I was making my way up the rope ladder in the laundry chute again when bedlam broke loose. A sound of violent coughing echoed through the house, followed by choking cries for help. It sounded like Dinky Poore.
When I got to the second floor I scrambled out into the hall and ran to the balcony that overlooked the living room. Mayor Scragg had found some wood in the kitchen and had kindled a fire in the huge fireplace. He was standing in front of it, trying to peer up into the chimney to see what was going on. Every time he'd open the draft to let the smoke go up the chimney, it would bang closed again. He was coughing and spitting and trying to wave the smoke away from his face. I knew if we didn't do something fast Dinky would be a cooked goose.
I turned and ran for the stairs to the attic. Just then Homer Snodgrass rattled across the balcony in his glowing skeleton costume and made a gurgling noise in his throat. Mayor Scragg bolted from the room and out into the hall. There was the headless ghost, dancing at the top of the staircase. This time it didn't stay there, but moved menacingly down the stairs until Mayor Scragg panicked and ran for the kitchen. He burst through the swinging door, knocking Chief Putney flat on the floor, and pounded on the door to the back porch. It was locked fast, and boarded up to boot. He circled the kitchen blindly, looking for a way out, and stumbled on the door to the dumb-waiter. Flinging it open, he climbed inside and pulled it closed after him.

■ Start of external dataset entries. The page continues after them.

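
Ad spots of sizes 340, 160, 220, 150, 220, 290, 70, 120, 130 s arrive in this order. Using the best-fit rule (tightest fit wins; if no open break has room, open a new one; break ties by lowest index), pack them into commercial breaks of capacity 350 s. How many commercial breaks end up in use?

6

  340 → break 1 (new)  [load 340/350]
  160 → break 2 (new)  [load 160/350]
  220 → break 3 (new)  [load 220/350]
  150 → break 2  [load 310/350]
  220 → break 4 (new)  [load 220/350]
  290 → break 5 (new)  [load 290/350]
  70 → break 3  [load 290/350]
  120 → break 4  [load 340/350]
  130 → break 6 (new)  [load 130/350]
6 commercial breaks opened.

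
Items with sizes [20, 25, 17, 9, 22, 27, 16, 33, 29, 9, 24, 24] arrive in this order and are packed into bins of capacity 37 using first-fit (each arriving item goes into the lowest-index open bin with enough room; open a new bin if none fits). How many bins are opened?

  20 → bin 1 (new)  [load 20/37]
  25 → bin 2 (new)  [load 25/37]
  17 → bin 1  [load 37/37]
  9 → bin 2  [load 34/37]
  22 → bin 3 (new)  [load 22/37]
  27 → bin 4 (new)  [load 27/37]
  16 → bin 5 (new)  [load 16/37]
  33 → bin 6 (new)  [load 33/37]
  29 → bin 7 (new)  [load 29/37]
  9 → bin 3  [load 31/37]
  24 → bin 8 (new)  [load 24/37]
  24 → bin 9 (new)  [load 24/37]
9 bins opened.

9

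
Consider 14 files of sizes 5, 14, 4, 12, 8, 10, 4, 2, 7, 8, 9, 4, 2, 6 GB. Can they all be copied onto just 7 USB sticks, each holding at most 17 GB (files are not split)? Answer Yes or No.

A valid assignment using 6 USB sticks:
  USB stick 1: 14 + 2 = 16
  USB stick 2: 12 + 5 = 17
  USB stick 3: 10 + 7 = 17
  USB stick 4: 9 + 8 = 17
  USB stick 5: 8 + 6 + 2 = 16
  USB stick 6: 4 + 4 + 4 = 12
That uses only 6 ≤ 7, so 7 USB sticks are enough.

Yes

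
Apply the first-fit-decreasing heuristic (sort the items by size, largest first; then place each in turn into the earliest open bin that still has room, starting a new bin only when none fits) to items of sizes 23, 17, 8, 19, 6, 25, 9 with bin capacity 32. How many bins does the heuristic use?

4

Sorted descending: 25, 23, 19, 17, 9, 8, 6.
  25 → bin 1 (new)  [load 25/32]
  23 → bin 2 (new)  [load 23/32]
  19 → bin 3 (new)  [load 19/32]
  17 → bin 4 (new)  [load 17/32]
  9 → bin 2  [load 32/32]
  8 → bin 3  [load 27/32]
  6 → bin 1  [load 31/32]
4 bins opened.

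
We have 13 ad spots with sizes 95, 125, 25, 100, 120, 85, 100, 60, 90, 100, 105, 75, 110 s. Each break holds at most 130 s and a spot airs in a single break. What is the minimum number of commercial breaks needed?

Total = 125 + 120 + 110 + 105 + 100 + 100 + 100 + 95 + 90 + 85 + 75 + 60 + 25 = 1190 s.
Lower bound: ⌈1190/130⌉ = 10 commercial breaks.
Also, 11 ad spots each exceed 65 s, and no two of those can share a break, so at least 11 commercial breaks are needed.
A packing using 12 commercial breaks:
  break 1: 125 = 125
  break 2: 120 = 120
  break 3: 110 = 110
  break 4: 105 + 25 = 130
  break 5: 100 = 100
  break 6: 100 = 100
  break 7: 100 = 100
  break 8: 95 = 95
  break 9: 90 = 90
  break 10: 85 = 85
  break 11: 75 = 75
  break 12: 60 = 60
No arrangement into 11 commercial breaks stays within capacity, so 12 is optimal.

12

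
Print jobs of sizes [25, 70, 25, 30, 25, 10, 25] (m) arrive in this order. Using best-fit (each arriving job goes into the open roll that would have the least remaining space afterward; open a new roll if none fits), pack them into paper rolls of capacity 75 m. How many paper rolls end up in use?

3

  25 → roll 1 (new)  [load 25/75]
  70 → roll 2 (new)  [load 70/75]
  25 → roll 1  [load 50/75]
  30 → roll 3 (new)  [load 30/75]
  25 → roll 1  [load 75/75]
  10 → roll 3  [load 40/75]
  25 → roll 3  [load 65/75]
3 paper rolls opened.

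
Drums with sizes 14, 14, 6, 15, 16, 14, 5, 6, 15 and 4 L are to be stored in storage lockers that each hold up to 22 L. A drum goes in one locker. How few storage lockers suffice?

6

Total = 16 + 15 + 15 + 14 + 14 + 14 + 6 + 6 + 5 + 4 = 109 L.
Lower bound: ⌈109/22⌉ = 5 storage lockers.
Also, 6 drums each exceed 11 L, and no two of those can share a locker, so at least 6 storage lockers are needed.
A packing using 6 storage lockers:
  locker 1: 16 + 6 = 22
  locker 2: 15 + 6 = 21
  locker 3: 15 + 5 = 20
  locker 4: 14 + 4 = 18
  locker 5: 14 = 14
  locker 6: 14 = 14
This matches the lower bound, so 6 is optimal.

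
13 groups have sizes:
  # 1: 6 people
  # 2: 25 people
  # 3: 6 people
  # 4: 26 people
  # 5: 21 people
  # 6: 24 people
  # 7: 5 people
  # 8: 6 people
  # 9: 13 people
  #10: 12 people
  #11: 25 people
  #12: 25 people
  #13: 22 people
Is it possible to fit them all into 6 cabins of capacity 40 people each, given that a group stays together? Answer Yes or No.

Total = 216 people; ⌈216/40⌉ = 6.
7 groups each exceed half the capacity and cannot share a cabin, forcing at least 7 cabins.
At least 7 cabins are required, but only 6 are allowed.

No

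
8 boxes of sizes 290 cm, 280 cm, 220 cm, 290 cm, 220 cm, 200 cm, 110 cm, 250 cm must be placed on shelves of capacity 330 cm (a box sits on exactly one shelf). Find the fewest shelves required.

Total = 290 + 290 + 280 + 250 + 220 + 220 + 200 + 110 = 1860 cm.
Lower bound: ⌈1860/330⌉ = 6 shelves.
Also, 7 boxes each exceed 165 cm, and no two of those can share a shelf, so at least 7 shelves are needed.
A packing using 7 shelves:
  shelf 1: 290 = 290
  shelf 2: 290 = 290
  shelf 3: 280 = 280
  shelf 4: 250 = 250
  shelf 5: 220 + 110 = 330
  shelf 6: 220 = 220
  shelf 7: 200 = 200
This matches the lower bound, so 7 is optimal.

7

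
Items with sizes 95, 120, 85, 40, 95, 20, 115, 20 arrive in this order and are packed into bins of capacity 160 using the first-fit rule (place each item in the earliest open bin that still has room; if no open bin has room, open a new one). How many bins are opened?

  95 → bin 1 (new)  [load 95/160]
  120 → bin 2 (new)  [load 120/160]
  85 → bin 3 (new)  [load 85/160]
  40 → bin 1  [load 135/160]
  95 → bin 4 (new)  [load 95/160]
  20 → bin 1  [load 155/160]
  115 → bin 5 (new)  [load 115/160]
  20 → bin 2  [load 140/160]
5 bins opened.

5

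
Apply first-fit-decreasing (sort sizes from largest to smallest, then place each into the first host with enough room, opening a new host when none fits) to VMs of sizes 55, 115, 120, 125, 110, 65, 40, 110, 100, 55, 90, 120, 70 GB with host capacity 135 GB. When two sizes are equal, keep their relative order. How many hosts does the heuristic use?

Sorted descending: 125, 120, 120, 115, 110, 110, 100, 90, 70, 65, 55, 55, 40.
  125 → host 1 (new)  [load 125/135]
  120 → host 2 (new)  [load 120/135]
  120 → host 3 (new)  [load 120/135]
  115 → host 4 (new)  [load 115/135]
  110 → host 5 (new)  [load 110/135]
  110 → host 6 (new)  [load 110/135]
  100 → host 7 (new)  [load 100/135]
  90 → host 8 (new)  [load 90/135]
  70 → host 9 (new)  [load 70/135]
  65 → host 9  [load 135/135]
  55 → host 10 (new)  [load 55/135]
  55 → host 10  [load 110/135]
  40 → host 8  [load 130/135]
10 hosts opened.

10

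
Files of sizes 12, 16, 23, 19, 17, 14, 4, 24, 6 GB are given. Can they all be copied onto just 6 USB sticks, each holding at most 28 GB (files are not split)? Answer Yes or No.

A valid assignment using 6 USB sticks:
  USB stick 1: 24 + 4 = 28
  USB stick 2: 23 = 23
  USB stick 3: 19 + 6 = 25
  USB stick 4: 17 = 17
  USB stick 5: 16 + 12 = 28
  USB stick 6: 14 = 14
Every load is within 28 GB, so 6 USB sticks suffice.

Yes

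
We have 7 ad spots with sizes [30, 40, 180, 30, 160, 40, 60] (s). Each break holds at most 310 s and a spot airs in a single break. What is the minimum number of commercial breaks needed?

2

Total = 180 + 160 + 60 + 40 + 40 + 30 + 30 = 540 s.
Lower bound: ⌈540/310⌉ = 2 commercial breaks.
A packing using 2 commercial breaks:
  break 1: 180 + 60 + 40 + 30 = 310
  break 2: 160 + 40 + 30 = 230
This matches the lower bound, so 2 is optimal.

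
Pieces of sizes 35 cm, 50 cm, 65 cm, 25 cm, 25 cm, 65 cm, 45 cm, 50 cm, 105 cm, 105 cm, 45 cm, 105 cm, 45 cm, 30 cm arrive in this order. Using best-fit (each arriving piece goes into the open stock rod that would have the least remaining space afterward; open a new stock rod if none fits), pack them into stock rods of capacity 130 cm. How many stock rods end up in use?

8

  35 → stock rod 1 (new)  [load 35/130]
  50 → stock rod 1  [load 85/130]
  65 → stock rod 2 (new)  [load 65/130]
  25 → stock rod 1  [load 110/130]
  25 → stock rod 2  [load 90/130]
  65 → stock rod 3 (new)  [load 65/130]
  45 → stock rod 3  [load 110/130]
  50 → stock rod 4 (new)  [load 50/130]
  105 → stock rod 5 (new)  [load 105/130]
  105 → stock rod 6 (new)  [load 105/130]
  45 → stock rod 4  [load 95/130]
  105 → stock rod 7 (new)  [load 105/130]
  45 → stock rod 8 (new)  [load 45/130]
  30 → stock rod 4  [load 125/130]
8 stock rods opened.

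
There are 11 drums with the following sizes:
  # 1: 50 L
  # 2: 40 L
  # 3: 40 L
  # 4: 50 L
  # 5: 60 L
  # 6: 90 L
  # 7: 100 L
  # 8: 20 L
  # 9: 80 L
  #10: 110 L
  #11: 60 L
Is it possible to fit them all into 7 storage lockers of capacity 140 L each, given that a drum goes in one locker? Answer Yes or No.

Yes

A valid assignment using 6 storage lockers:
  locker 1: 110 + 20 = 130
  locker 2: 100 + 40 = 140
  locker 3: 90 + 50 = 140
  locker 4: 80 + 60 = 140
  locker 5: 60 + 50 = 110
  locker 6: 40 = 40
That uses only 6 ≤ 7, so 7 storage lockers are enough.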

Chief Putney was writhing on the kitchen floor, gasping for breath. He never did know who came through
the swinging door.
Mortimer Dalrymple retreated to the upstairs hall when he heard the commotion in the kitchen. Silhouetted against the window at the end of the hall he could see the figure of Jeff Crocker waving wildly to him. Jeff was standing by the dumb-waiter shaft, and when Mortimer reached him he whispered in his ear, "I think Mayor Scragg climbed into the dumb-waiter. When I open the door, you grab the rope and pull it up about ten feet. Maybe we can catch him between floors."

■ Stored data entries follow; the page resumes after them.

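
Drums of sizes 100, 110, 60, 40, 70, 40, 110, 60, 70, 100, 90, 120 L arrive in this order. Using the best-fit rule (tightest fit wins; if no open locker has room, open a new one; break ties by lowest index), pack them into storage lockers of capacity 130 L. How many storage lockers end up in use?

9

  100 → locker 1 (new)  [load 100/130]
  110 → locker 2 (new)  [load 110/130]
  60 → locker 3 (new)  [load 60/130]
  40 → locker 3  [load 100/130]
  70 → locker 4 (new)  [load 70/130]
  40 → locker 4  [load 110/130]
  110 → locker 5 (new)  [load 110/130]
  60 → locker 6 (new)  [load 60/130]
  70 → locker 6  [load 130/130]
  100 → locker 7 (new)  [load 100/130]
  90 → locker 8 (new)  [load 90/130]
  120 → locker 9 (new)  [load 120/130]
9 storage lockers opened.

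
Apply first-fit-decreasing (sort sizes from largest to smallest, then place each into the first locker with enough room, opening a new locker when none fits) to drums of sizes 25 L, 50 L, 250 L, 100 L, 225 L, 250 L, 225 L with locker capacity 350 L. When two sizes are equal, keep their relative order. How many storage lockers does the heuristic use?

Sorted descending: 250, 250, 225, 225, 100, 50, 25.
  250 → locker 1 (new)  [load 250/350]
  250 → locker 2 (new)  [load 250/350]
  225 → locker 3 (new)  [load 225/350]
  225 → locker 4 (new)  [load 225/350]
  100 → locker 1  [load 350/350]
  50 → locker 2  [load 300/350]
  25 → locker 2  [load 325/350]
4 storage lockers opened.

4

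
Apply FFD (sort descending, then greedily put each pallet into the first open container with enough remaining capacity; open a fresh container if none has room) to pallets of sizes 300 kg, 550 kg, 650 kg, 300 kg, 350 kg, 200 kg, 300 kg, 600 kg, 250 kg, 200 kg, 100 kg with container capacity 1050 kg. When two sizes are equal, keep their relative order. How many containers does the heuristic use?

4

Sorted descending: 650, 600, 550, 350, 300, 300, 300, 250, 200, 200, 100.
  650 → container 1 (new)  [load 650/1050]
  600 → container 2 (new)  [load 600/1050]
  550 → container 3 (new)  [load 550/1050]
  350 → container 1  [load 1000/1050]
  300 → container 2  [load 900/1050]
  300 → container 3  [load 850/1050]
  300 → container 4 (new)  [load 300/1050]
  250 → container 4  [load 550/1050]
  200 → container 3  [load 1050/1050]
  200 → container 4  [load 750/1050]
  100 → container 2  [load 1000/1050]
4 containers opened.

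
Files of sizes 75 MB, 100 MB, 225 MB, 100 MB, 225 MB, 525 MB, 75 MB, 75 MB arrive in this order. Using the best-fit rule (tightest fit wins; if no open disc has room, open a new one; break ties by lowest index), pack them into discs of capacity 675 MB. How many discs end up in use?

3

  75 → disc 1 (new)  [load 75/675]
  100 → disc 1  [load 175/675]
  225 → disc 1  [load 400/675]
  100 → disc 1  [load 500/675]
  225 → disc 2 (new)  [load 225/675]
  525 → disc 3 (new)  [load 525/675]
  75 → disc 3  [load 600/675]
  75 → disc 3  [load 675/675]
3 discs opened.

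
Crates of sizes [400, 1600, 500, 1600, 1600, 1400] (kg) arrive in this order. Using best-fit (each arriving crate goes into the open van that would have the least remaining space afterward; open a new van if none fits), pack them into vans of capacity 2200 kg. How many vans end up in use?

4

  400 → van 1 (new)  [load 400/2200]
  1600 → van 1  [load 2000/2200]
  500 → van 2 (new)  [load 500/2200]
  1600 → van 2  [load 2100/2200]
  1600 → van 3 (new)  [load 1600/2200]
  1400 → van 4 (new)  [load 1400/2200]
4 vans opened.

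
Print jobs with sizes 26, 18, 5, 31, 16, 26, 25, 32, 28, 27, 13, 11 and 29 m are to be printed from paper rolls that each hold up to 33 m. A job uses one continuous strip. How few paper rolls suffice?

Total = 32 + 31 + 29 + 28 + 27 + 26 + 26 + 25 + 18 + 16 + 13 + 11 + 5 = 287 m.
Lower bound: ⌈287/33⌉ = 9 paper rolls.
A packing using 10 paper rolls:
  roll 1: 32 = 32
  roll 2: 31 = 31
  roll 3: 29 = 29
  roll 4: 28 + 5 = 33
  roll 5: 27 = 27
  roll 6: 26 = 26
  roll 7: 26 = 26
  roll 8: 25 = 25
  roll 9: 18 + 13 = 31
  roll 10: 16 + 11 = 27
No arrangement into 9 paper rolls stays within capacity, so 10 is optimal.

10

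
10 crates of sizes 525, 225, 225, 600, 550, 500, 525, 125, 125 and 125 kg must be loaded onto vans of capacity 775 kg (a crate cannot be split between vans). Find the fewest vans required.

5

Total = 600 + 550 + 525 + 525 + 500 + 225 + 225 + 125 + 125 + 125 = 3525 kg.
Lower bound: ⌈3525/775⌉ = 5 vans.
A packing using 5 vans:
  van 1: 600 + 125 = 725
  van 2: 550 + 225 = 775
  van 3: 525 + 225 = 750
  van 4: 525 + 125 + 125 = 775
  van 5: 500 = 500
This matches the lower bound, so 5 is optimal.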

Jeff popped the door open and Mortimer grabbed the pull rope. Together they heaved on it and knotted it tightly to the main cable. The Mayor of Mammoth Falls was trapped.
Meanwhile I had reached the attic and found Freddy Muldoon. Together we scrambled out onto the roof and dashed to the main chimney. We tugged on the ropes of Dinky's sling seat and lifted him out of the chimney. He was grimy and black, and his eyes were watering, but he was all right. We hustled him into the attic and down to the second floor. Somebody was banging on the wall of the dumb-waiter shaft and hollering for help. From the depths of the basement came the ringing sound of a billy club beating on metal. Jeff and Mortimer loomed out of the shadows.